Elle ne put s’empêcher d’éclater de rire, amusée par le niveau de naïveté du Sèrvan.
Pas perturbée ? Elle avait du mal à former deux phrases cohérentes !
Avoir quelque chose contre ? La situation paraissait sortie tout droit d’un de ses rêves de petite fille !
Quelqu’un qui l’intéresse ? Personne d’autre que lui, et ce, depuis l’enfance !
Plutôt que de répondre tout cela, et potentiellement faire fuir son nouveau fiancé, elle lui adressa un sourire rassurant.
« Ce n’est pas encore un arrangement ferme, si l’un d’entre nous trouvait quelqu’un d’autre, il pourrait faire machine arrière sans problème. Donc non, je n’ai rien contre. » un haussement d’épaules amusé « Quant à avoir quelqu’un d’autre… Rien, si ce n’est un blondinet amateur de champignons quand j’avais trois ans ! »

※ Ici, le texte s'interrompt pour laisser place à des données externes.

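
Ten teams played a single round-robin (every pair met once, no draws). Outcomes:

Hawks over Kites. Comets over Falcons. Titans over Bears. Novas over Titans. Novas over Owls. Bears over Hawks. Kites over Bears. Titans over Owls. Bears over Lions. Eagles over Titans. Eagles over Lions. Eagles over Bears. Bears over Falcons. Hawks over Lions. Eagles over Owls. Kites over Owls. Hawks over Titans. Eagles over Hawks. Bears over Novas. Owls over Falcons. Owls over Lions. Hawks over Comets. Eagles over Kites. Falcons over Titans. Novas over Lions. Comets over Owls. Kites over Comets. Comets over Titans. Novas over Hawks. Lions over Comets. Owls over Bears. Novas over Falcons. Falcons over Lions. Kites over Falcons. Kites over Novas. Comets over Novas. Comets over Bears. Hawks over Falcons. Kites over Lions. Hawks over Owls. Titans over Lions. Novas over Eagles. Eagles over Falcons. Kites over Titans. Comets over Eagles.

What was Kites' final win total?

Kites' results: beat Novas, Bears, Owls, Titans, Lions, Falcons, Comets; lost to Eagles, Hawks.
That is 7 wins.

7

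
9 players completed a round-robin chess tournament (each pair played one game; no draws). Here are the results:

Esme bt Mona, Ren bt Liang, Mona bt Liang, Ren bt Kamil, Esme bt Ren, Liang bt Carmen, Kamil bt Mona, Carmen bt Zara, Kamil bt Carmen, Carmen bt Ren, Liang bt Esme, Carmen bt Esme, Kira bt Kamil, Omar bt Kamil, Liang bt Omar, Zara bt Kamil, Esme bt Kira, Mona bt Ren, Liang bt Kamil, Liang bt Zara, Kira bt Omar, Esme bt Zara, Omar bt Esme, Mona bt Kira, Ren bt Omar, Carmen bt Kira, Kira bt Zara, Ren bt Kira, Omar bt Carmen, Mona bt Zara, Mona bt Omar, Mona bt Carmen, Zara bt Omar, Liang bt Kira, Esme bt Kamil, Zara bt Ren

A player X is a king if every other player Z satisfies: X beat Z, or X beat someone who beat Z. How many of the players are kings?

7

Liang reaches everyone (king).
Zara reaches everyone (king).
Kamil reaches everyone (king).
Esme reaches everyone (king).
Kira cannot reach Liang in two steps.
Omar cannot reach Liang in two steps.
Mona reaches everyone (king).
Carmen reaches everyone (king).
Ren reaches everyone (king).
Kings: Liang, Zara, Kamil, Esme, Mona, Carmen, Ren — 7.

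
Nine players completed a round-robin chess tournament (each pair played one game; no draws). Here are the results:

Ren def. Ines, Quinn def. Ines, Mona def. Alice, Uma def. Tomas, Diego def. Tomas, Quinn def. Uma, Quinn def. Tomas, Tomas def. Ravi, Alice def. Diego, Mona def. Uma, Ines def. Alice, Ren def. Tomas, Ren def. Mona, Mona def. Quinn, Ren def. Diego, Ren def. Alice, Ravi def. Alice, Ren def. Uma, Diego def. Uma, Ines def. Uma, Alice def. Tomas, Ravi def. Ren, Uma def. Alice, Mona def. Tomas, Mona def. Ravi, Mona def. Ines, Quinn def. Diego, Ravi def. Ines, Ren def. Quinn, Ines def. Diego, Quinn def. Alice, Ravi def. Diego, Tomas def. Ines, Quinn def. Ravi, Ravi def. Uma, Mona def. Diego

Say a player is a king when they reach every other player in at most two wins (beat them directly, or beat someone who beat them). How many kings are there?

3

Quinn cannot reach Mona in two steps.
Ren reaches everyone (king).
Diego cannot reach Quinn, Ren, Mona in two steps.
Alice cannot reach Quinn, Ren, Mona in two steps.
Ravi reaches everyone (king).
Uma cannot reach Quinn, Ren, Mona in two steps.
Mona reaches everyone (king).
Tomas cannot reach Quinn, Mona in two steps.
Ines cannot reach Quinn, Ren, Ravi, Mona in two steps.
Kings: Ren, Ravi, Mona — 3.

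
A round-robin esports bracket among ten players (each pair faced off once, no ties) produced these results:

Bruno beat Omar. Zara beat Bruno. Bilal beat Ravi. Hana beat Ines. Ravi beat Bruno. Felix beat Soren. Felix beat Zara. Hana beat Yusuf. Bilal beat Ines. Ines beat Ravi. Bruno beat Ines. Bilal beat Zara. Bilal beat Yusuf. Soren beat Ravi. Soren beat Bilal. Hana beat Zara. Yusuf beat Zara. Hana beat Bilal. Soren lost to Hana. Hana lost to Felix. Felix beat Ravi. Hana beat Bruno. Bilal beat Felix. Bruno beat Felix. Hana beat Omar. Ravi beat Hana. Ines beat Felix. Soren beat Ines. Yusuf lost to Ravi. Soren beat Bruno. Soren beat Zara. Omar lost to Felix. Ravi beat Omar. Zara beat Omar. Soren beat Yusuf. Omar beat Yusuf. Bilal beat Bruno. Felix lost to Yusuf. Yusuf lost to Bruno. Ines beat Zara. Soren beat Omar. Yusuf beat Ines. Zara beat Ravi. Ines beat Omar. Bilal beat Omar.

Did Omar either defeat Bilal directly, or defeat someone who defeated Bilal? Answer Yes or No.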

Ce fut à son tour de rire à cette déclaration, tout en disant avec un sérieux affecté « Amateur de champignons ? Tu as bon goût, j’ai du souci à me faire ! »
Prise d’un élan de courage, Lotti se hissa sur la pointe de ses pieds pour déposer un baiser sur la joue du Sèrvan.
« Tu n’as aucun souci à te faire, après tout, tu aimes toujours autant les champignons. Maintenant, invites-moi au bal de Samhain. »
Vinzans avait rougi jusqu’aux oreilles, et balbutié quelques mots qui pouvaient passer pour une invitation, qu’elle avait accepté avec une révérence parfaite; avant de laisser le futur duc toujours un peu éberlué sur les bords de l’arène de duel.
Ce n’est qu’une fois dans sa chambre, et après avoir hurlé dans son oreiller d’une manière fort peu digne d’une jeune fille de la noblesse; qu’elle s’était autorité à rougir à son tour, se demandant comment elle avait trouvé l’audace d’embrasser le garçon pour lequel elle avait des sentiments depuis si longtemps.
Quoi qu'il en soit – même s’il n’était pas amoureux d’elle, sa réaction avait été loin d’être mauvaise. Arrangées par leurs parents ou non, ces fiançailles ne s’annonçaient pas si mal.